If you click the "stay prograde" icon without a small lurch at the start, you will continue burning prograde all the way up.  That isn't an efficient means to extreme altitude.  The issue is gravity will dragging you antigrade if you fire straight up and radially if you follow a pitchover (gravity turn in KSP-lingo).  Your rocket should burn prograde in either situation.  Having gravity pull radially will chart a vector (on a polar graph) at a higher altitude (over someplace towards prograde) while having gravity pull antigrade will simply slow you down going straight up.
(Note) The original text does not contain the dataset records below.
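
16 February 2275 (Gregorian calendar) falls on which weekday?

Tuesday

January 1, 2275 is a Friday.
February 16 is day 47 of the year, i.e. 46 days after Jan 1.
46 mod 7 = 4, so advance 4 weekdays from Friday: Tuesday.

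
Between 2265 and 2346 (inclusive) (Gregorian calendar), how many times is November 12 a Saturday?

11

Track November 12's weekday year by year (advancing +1, or +2 across a Feb 29):
  2265: Sun  2266: Mon (+1)  2267: Tue (+1)  2268: Thu (+2)  2269: Fri (+1)
  2270: Sat (+1) ✓  2271: Sun (+1)  2272: Tue (+2)  2273: Wed (+1)  2274: Thu (+1)
  2275: Fri (+1)  2276: Sun (+2)  2277: Mon (+1)  2278: Tue (+1)  … (54 more years) …
  2333: Sun (+1)  2334: Mon (+1)  2335: Tue (+1)  2336: Thu (+2)  2337: Fri (+1)
  2338: Sat (+1) ✓  2339: Sun (+1)  2340: Tue (+2)  2341: Wed (+1)  2342: Thu (+1)
  2343: Fri (+1)  2344: Sun (+2)  2345: Mon (+1)  2346: Tue (+1)
Saturday years: 2270, 2281, 2287, 2292, 2298, 2304, 2310, 2321, 2327, 2332, 2338 — 11 in total.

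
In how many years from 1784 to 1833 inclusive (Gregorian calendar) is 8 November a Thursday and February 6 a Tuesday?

5

Check each year's weekday for 8 November and February 6:
  1784: Mon/Fri  1785: Tue/Sun  1786: Wed/Mon  1787: Thu/Tue ✓  1788: Sat/Wed  1789: Sun/Fri  1790: Mon/Sat  1791: Tue/Sun  1792: Thu/Mon  1793: Fri/Wed  1794: Sat/Thu  1795: Sun/Fri  1796: Tue/Sat  1797: Wed/Mon  …(22 more)…  1820: Wed/Sun  1821: Thu/Tue ✓  1822: Fri/Wed  1823: Sat/Thu  1824: Mon/Fri  1825: Tue/Sun  1826: Wed/Mon  1827: Thu/Tue ✓  1828: Sat/Wed  1829: Sun/Fri  1830: Mon/Sat  1831: Tue/Sun  1832: Thu/Mon  1833: Fri/Wed
Both conditions hold in: 1787, 1798, 1810, 1821, 1827 — 5.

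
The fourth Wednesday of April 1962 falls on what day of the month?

25

April 1, 1962 is a Sunday, so the first Wednesday is the 4th.
The fourth Wednesday is 4 + 21 = 25.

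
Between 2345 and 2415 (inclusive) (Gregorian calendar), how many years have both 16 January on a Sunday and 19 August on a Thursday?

Check each year's weekday for 16 January and 19 August:
  2345: Tue/Sun  2346: Wed/Mon  2347: Thu/Tue  2348: Fri/Thu  2349: Sun/Fri  2350: Mon/Sat  2351: Tue/Sun  2352: Wed/Tue  2353: Fri/Wed  2354: Sat/Thu  2355: Sun/Fri  2356: Mon/Sun  2357: Wed/Mon  2358: Thu/Tue  …(43 more)…  2402: Wed/Mon  2403: Thu/Tue  2404: Fri/Thu  2405: Sun/Fri  2406: Mon/Sat  2407: Tue/Sun  2408: Wed/Tue  2409: Fri/Wed  2410: Sat/Thu  2411: Sun/Fri  2412: Mon/Sun  2413: Wed/Mon  2414: Thu/Tue  2415: Fri/Wed
Both conditions hold in: no year — 0.

0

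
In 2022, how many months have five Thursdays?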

"Prograde" simply means following your current velocity.  It doesn't assume you are heading into orbit.

[YNM]

37 minutes ago, wumpus said:

If you click the "stay prograde" icon without a small lurch at the start, you will continue burning prograde all the way up.
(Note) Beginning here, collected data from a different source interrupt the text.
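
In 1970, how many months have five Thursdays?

5

A month of length L has five Thursdays iff its first Thursday is on day ≤ L−28 (so day 1–3 in a 31-day month, 1–2 in a 30-day month, day 1 in a leap February).
Checking each month of 1970: Jan starts Thu (31d) ✓; Feb starts Sun (28d); Mar starts Sun (31d); Apr starts Wed (30d) ✓; May starts Fri (31d); Jun starts Mon (30d); Jul starts Wed (31d) ✓; Aug starts Sat (31d); Sep starts Tue (30d); Oct starts Thu (31d) ✓; Nov starts Sun (30d); Dec starts Tue (31d) ✓.
Five-Thursday months: January, April, July, October, December → 5.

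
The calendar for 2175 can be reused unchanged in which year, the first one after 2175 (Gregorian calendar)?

Two years share a calendar iff Jan 1 falls on the same weekday and both are leap or both are common. 2175: Jan 1 is Sunday, common year.
2176: Jan 1 Monday, leap
2177: Jan 1 Wednesday, common
2178: Jan 1 Thursday, common
2179: Jan 1 Friday, common
2180: Jan 1 Saturday, leap
2181: Jan 1 Monday, common
2182: Jan 1 Tuesday, common
2183: Jan 1 Wednesday, common
2184: Jan 1 Thursday, leap
2185: Jan 1 Saturday, common
2186: Jan 1 Sunday, common
2186 matches on both conditions.

2186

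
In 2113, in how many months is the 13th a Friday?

Check the 13th of each month of 2113: Jan 13: Fri, Feb 13: Mon, Mar 13: Mon, Apr 13: Thu, May 13: Sat, Jun 13: Tue, Jul 13: Thu, Aug 13: Sun, Sep 13: Wed, Oct 13: Fri, Nov 13: Mon, Dec 13: Wed.
Friday occurs in January, October — 2 months.

2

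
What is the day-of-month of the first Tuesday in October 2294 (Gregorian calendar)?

October 1, 2294 is a Monday, so the first Tuesday is the 2nd.
The first Tuesday is 2 + 0 = 2.

2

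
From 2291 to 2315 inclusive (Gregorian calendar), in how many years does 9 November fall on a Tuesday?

Track 9 November's weekday year by year (advancing +1, or +2 across a Feb 29):
  2291: Mon  2292: Wed (+2)  2293: Thu (+1)  2294: Fri (+1)  2295: Sat (+1)
  2296: Mon (+2)  2297: Tue (+1) ✓  2298: Wed (+1)  2299: Thu (+1)  2300: Fri (+1)
  2301: Sat (+1)  2302: Sun (+1)  2303: Mon (+1)  2304: Wed (+2)  2305: Thu (+1)
  2306: Fri (+1)  2307: Sat (+1)  2308: Mon (+2)  2309: Tue (+1) ✓  2310: Wed (+1)
  2311: Thu (+1)  2312: Sat (+2)  2313: Sun (+1)  2314: Mon (+1)  2315: Tue (+1) ✓
Tuesday years: 2297, 2309, 2315 — 3 in total.

3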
Orbital velocity wise. Not surface velocity. Click once on the velocity indicator.

Edited August 19, 2018 by YNM

[K^2]

7 hours ago, YNM said:

Radial burns are "less efficient" than prograde burns, somewhat, thanks to vectors.

Launching straight "up" rather than doing a gravity turn means you're only doing a radial burn rather than a prograde burn, which as said before is less efficient.

Is this the answer why ?

This is incomplete. Radial burn isn't inherently inefficient. Energy-efficiency of the burn is proportional to cosine of the angle between your prograde direction and direction of the burn. If you're in circular orbit, instantaneous efficiency of radial burn is zero. Of course, as soon as you start burning, the orbit stops being circular, and things start improving, but you'll never have that 100% energy efficiency that you would with a prograde burn.

Vertical ascent to altitude is a prograde burn, even though it's also radial. That bit is as efficient as it can be. Circularization will now take a lot of fuel, because you start from stand-still, but if you have no intention of making orbit, that's irrelevant.

This is further complicated by the fact that have you had very high TWR and started from a vacuum world, burning straight up would be the best way to gain altitude. Again, given that you do not plan to establish orbit. It's when your TWR is comparable to 1 that you start getting benefits of gravity turn when shooting for altitude. So it's not that simple.